C’est ainsi qu’à 20 heures nous attendons devant les portes du Bataclan pour assister au concert des Eagles of death metal !
 
Portes du Bataclan
Il y a foule, les gens s’amusent, rient et s’exclament. Léo ne coupe pas à la règle, je ne crois pas l’avoir déjà vu aussi heureux. Sa joie est contagieuse. Je me mets à sourire aussi béatement que lui. Alexandre ne manque pas de le faire remarquer et se moque en riant et nous traite de "copiés/collés".
Les rires redoublent et nous ajoutons un peu plus de joie et de bruit à cette foule en ébullition qui augmente à mesure que le temps passe !
 
Salle de spectacle du Bataclan
H-1
Après une demi-heure d’attente, nous entrons enfin. Alexandre bien éméché apostrophe les vigiles en leur reprochant d’avoir laissé trop longtemps les portes fermées et de leur faire perdre du temps. Je le pousse du coude et il avance et se tait en maugréant et ricanant.
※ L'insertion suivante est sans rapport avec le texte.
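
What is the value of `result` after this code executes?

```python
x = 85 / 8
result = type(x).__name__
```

x is float; result = 'float'

'float'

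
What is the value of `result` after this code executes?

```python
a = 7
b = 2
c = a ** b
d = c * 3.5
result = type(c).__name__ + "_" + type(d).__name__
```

a is int; b is int; c is int; d is float; result = 'int_float'

'int_float'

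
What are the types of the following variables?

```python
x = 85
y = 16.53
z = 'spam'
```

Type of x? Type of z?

x is assigned a bare integer (no decimal point), so it is an int; z is assigned a quoted string literal, so it is a str

int, str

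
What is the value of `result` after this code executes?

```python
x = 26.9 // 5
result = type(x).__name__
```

x is float; result = 'float'

'float'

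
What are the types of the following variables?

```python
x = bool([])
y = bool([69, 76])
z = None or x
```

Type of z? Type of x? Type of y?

None or bool returns the bool; bool() returns bool; bool() returns bool

bool, bool, bool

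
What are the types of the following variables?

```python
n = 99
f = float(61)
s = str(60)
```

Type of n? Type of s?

n is assigned a bare integer (no decimal point), so it is an int; s is assigned the result of calling str(), which returns a str

int, str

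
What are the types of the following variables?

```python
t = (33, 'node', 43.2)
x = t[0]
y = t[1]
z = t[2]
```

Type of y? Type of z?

tuple[1] is str; tuple[2] is float

str, float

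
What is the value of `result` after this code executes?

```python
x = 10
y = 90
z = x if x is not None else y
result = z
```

x = 10; y = 90; z = 10; result = 10

10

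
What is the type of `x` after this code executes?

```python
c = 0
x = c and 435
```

'and' returns first falsy value (0 is int)

int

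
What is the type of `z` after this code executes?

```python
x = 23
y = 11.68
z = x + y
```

int + float = float

float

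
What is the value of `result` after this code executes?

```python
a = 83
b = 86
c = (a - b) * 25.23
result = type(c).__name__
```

a is int; b is int; c is float; result = 'float'

'float'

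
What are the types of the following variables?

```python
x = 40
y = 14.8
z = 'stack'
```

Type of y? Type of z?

y is assigned a number with a decimal point, so it is a float; z is assigned a quoted string literal, so it is a str

float, str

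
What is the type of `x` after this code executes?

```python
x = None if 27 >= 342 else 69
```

27 >= 342 is False, so the else branch is taken

int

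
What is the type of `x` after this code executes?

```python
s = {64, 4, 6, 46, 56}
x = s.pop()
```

Popping from set[int] returns int

int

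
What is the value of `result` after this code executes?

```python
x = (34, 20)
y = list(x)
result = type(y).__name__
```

x is tuple; y is list; result = 'list'

'list'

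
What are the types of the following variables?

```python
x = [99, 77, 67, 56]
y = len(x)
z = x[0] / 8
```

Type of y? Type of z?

len() returns int; int / int = float

int, float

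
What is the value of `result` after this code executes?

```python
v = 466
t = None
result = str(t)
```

v = 466; t = None; result = 'None'

'None'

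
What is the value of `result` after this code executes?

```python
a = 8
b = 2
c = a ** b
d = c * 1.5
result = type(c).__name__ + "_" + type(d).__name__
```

a is int; b is int; c is int; d is float; result = 'int_float'

'int_float'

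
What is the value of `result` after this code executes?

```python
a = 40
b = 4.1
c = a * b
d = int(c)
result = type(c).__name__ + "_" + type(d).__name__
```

a is int; b is float; c is float; d is int; result = 'float_int'

'float_int'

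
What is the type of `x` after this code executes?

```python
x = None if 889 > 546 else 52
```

889 > 546 is True, so the if branch is taken

NoneType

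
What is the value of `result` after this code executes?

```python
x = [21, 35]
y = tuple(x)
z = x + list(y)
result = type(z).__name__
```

x is list; y is tuple; z is list; result = 'list'

'list'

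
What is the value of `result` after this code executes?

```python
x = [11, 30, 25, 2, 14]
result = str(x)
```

x = [11, 30, 25, 2, 14]; result = '[11, 30, 25, 2, 14]'

'[11, 30, 25, 2, 14]'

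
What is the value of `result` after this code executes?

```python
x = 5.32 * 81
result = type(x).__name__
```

x is float; result = 'float'

'float'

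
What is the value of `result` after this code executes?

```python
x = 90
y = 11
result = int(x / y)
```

x = 90; y = 11; result = 8

8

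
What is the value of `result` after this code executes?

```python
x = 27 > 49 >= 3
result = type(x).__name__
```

x is bool; result = 'bool'

'bool'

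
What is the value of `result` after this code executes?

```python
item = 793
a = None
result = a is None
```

item = 793; a = None; result = True

True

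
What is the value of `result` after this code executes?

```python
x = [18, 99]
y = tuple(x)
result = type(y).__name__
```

x is list; y is tuple; result = 'tuple'

'tuple'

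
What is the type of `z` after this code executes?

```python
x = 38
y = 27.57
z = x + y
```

int + float = float

float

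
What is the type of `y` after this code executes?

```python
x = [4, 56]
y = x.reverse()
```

list.reverse() returns None

NoneType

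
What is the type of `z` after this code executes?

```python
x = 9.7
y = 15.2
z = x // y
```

float // float = float

float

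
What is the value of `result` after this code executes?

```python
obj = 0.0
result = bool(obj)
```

obj = 0.0; result = False

False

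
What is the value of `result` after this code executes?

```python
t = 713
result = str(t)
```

t = 713; result = '713'

'713'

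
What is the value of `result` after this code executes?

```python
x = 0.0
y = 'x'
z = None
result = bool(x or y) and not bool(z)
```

x = 0.0; y = 'x'; z = None; result = True

True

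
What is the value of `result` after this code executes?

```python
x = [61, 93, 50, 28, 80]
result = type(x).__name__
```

x is list; result = 'list'

'list'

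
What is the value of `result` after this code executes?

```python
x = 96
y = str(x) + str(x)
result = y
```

x = 96; y = '9696'; result = '9696'

'9696'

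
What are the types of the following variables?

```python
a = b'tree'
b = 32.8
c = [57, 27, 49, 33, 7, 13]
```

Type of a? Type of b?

a is assigned a bytes literal (b'...' prefix); b is assigned a number with a decimal point, so it is a float

bytes, float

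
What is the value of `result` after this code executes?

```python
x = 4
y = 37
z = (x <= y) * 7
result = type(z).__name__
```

x is int; y is int; z is int; result = 'int'

'int'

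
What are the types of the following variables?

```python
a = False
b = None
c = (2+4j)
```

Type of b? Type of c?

b is assigned None, whose type is NoneType; c is assigned (2+4j), an int plus an imaginary literal (j suffix), which evaluates to complex

NoneType, complex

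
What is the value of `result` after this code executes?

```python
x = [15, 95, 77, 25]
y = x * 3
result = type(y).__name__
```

x is list; y is list; result = 'list'

'list'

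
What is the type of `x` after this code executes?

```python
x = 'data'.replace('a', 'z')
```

str.replace() returns str

str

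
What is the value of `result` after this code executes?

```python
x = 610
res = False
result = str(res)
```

x = 610; res = False; result = 'False'

'False'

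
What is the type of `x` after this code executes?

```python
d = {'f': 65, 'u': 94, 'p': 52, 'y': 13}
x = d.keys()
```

.keys() returns dict_keys view

dict_keys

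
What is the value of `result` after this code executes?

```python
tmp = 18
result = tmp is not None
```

tmp = 18; result = True

True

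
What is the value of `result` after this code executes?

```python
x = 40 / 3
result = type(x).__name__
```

x is float; result = 'float'

'float'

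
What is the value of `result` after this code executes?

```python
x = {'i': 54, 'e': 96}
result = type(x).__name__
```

x is dict; result = 'dict'

'dict'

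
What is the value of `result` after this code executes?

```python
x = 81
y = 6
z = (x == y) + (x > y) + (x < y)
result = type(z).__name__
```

x is int; y is int; z is int; result = 'int'

'int'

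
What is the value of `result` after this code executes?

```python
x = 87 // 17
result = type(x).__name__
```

x is int; result = 'int'

'int'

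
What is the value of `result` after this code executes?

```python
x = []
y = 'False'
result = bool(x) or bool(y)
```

x = []; y = 'False'; result = True

True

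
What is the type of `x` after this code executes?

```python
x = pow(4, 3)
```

pow(int, int) returns int

int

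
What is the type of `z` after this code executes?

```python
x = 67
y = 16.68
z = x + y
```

int + float = float

float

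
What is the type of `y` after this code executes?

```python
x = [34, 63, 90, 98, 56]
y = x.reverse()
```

list.reverse() returns None

NoneType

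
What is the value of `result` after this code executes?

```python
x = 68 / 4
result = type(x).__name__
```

x is float; result = 'float'

'float'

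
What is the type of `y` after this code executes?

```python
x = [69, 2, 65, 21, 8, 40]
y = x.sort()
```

list.sort() returns None (mutates in place)

NoneType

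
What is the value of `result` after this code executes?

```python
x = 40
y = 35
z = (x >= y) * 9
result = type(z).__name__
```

x is int; y is int; z is int; result = 'int'

'int'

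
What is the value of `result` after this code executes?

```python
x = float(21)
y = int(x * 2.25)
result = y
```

x = 21.0; y = 47; result = 47

47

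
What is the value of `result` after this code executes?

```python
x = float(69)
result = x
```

x = 69.0; result = 69.0

69.0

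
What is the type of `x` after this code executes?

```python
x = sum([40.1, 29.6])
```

sum() of floats returns float

float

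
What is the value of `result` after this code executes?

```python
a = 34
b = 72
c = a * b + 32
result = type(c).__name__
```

a is int; b is int; c is int; result = 'int'

'int'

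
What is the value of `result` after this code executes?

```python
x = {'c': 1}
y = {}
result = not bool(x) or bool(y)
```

x = {'c': 1}; y = {}; result = False

False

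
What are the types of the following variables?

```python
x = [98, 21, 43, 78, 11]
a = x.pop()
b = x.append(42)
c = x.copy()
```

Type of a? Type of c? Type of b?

pop() returns element; copy() returns list; append() returns None

int, list, NoneType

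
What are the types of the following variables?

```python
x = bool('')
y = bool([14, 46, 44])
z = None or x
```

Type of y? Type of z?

bool() returns bool; None or bool returns the bool

bool, bool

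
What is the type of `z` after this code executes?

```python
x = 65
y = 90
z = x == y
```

Equality comparison returns bool

bool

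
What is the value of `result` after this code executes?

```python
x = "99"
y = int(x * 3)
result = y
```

x = '99'; y = 999999; result = 999999

999999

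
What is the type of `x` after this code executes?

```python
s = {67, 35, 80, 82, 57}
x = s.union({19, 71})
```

set.union() returns a new set

set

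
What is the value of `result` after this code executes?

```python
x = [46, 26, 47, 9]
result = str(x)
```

x = [46, 26, 47, 9]; result = '[46, 26, 47, 9]'

'[46, 26, 47, 9]'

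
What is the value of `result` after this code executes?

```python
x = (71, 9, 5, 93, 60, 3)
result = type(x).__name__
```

x is tuple; result = 'tuple'

'tuple'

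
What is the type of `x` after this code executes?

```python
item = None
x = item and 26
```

'and' returns first falsy value (None)

NoneType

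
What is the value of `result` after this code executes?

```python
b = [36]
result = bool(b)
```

b = [36]; result = True

True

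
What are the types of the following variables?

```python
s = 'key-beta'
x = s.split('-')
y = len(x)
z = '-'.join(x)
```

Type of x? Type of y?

str.split() returns list; len() returns int

list, int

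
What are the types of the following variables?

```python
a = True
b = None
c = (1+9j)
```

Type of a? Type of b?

a is assigned the constant True, which has type bool; b is assigned None, whose type is NoneType

bool, NoneType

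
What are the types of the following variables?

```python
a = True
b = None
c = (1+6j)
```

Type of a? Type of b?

a is assigned the constant True, which has type bool; b is assigned None, whose type is NoneType

bool, NoneType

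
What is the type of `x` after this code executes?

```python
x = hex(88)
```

hex() returns str representation

str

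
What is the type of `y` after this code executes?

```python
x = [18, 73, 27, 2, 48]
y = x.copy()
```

list.copy() returns list

list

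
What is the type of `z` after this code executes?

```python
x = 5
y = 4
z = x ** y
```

positive int ** positive int = int

int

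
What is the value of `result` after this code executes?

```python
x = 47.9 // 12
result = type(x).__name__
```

x is float; result = 'float'

'float'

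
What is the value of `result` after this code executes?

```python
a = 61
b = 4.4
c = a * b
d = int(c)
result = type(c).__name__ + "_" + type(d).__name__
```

a is int; b is float; c is float; d is int; result = 'float_int'

'float_int'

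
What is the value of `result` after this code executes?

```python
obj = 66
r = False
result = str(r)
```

obj = 66; r = False; result = 'False'

'False'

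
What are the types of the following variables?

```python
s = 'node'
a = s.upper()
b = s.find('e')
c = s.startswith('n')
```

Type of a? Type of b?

upper() returns str; find() returns int

str, int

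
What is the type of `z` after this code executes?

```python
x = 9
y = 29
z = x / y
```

int / int = float

float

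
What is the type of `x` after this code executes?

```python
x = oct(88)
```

oct() returns str representation

str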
Quelque chose dans l’atmosphère, me dérange mais j’oublie aussitôt cette impression, mes idées noires s’envolent emportées par les cris du public accueillant le groupe tant attendu !
 
Salle de concert du Bataclan
H - 7 mn
Le concert est à son paroxysme, cela fait près d’une heure que le groupe déchaîne la salle en liesse…
Cette pensée noire surgit dans ma tête : Si nous étions des animaux, nous ne serions que d’inoffensives souris piégées par quelque prédateur affamé !
 
H - 5 mn
Des pétards éclatent au loin, une vague d’excitation parcourt la salle et avive encore plus la ferveur des spectateurs !
Mais les pétards claquent de plus en plus distinctement et de plus en plus nombreux et il devient évident que ce ne sont pas des pétards !
Mon mauvais pressentiment revient au grand galop !
Alexandre qui a bu, titube un peu et rit très fort.
Mais soudain, Léo se fige, et à mon tour je reste pétrifié par ce que je vois : Les musiciens regardent vers la salle et abandonnant leurs instruments se précipitent vers les coulisses où ils disparaissent.
 
H-3 mn
La réalité inconcevable s’immisce en chacun de nous et dans un même mouvement nous nous retournons…
Alors, nous faisons face à un destin impitoyable. Deux hommes braquent sur nous leurs armes qui soudain crachent des flammes, crachent la mort…
Un vent d’horreur nous glace jusqu’aux os. Nous sommes vraiment des bêtes piégées qui tentent de fuir, n’importe où, mais fuir ! Les souris de mes noires pensées viennent d’être repérées par un chasseur assoiffé de violence aveugle. Il est bien réel ! Il est terrifiant !
 
H-1mn Confusion
Les gens tombent, morts, blessés, inondés de sang. Ils se font piétiner. Nous ne sommes plus des hommes, mais des machines dénuées de compassion, rendues folles par le trop-plein d’adrénaline !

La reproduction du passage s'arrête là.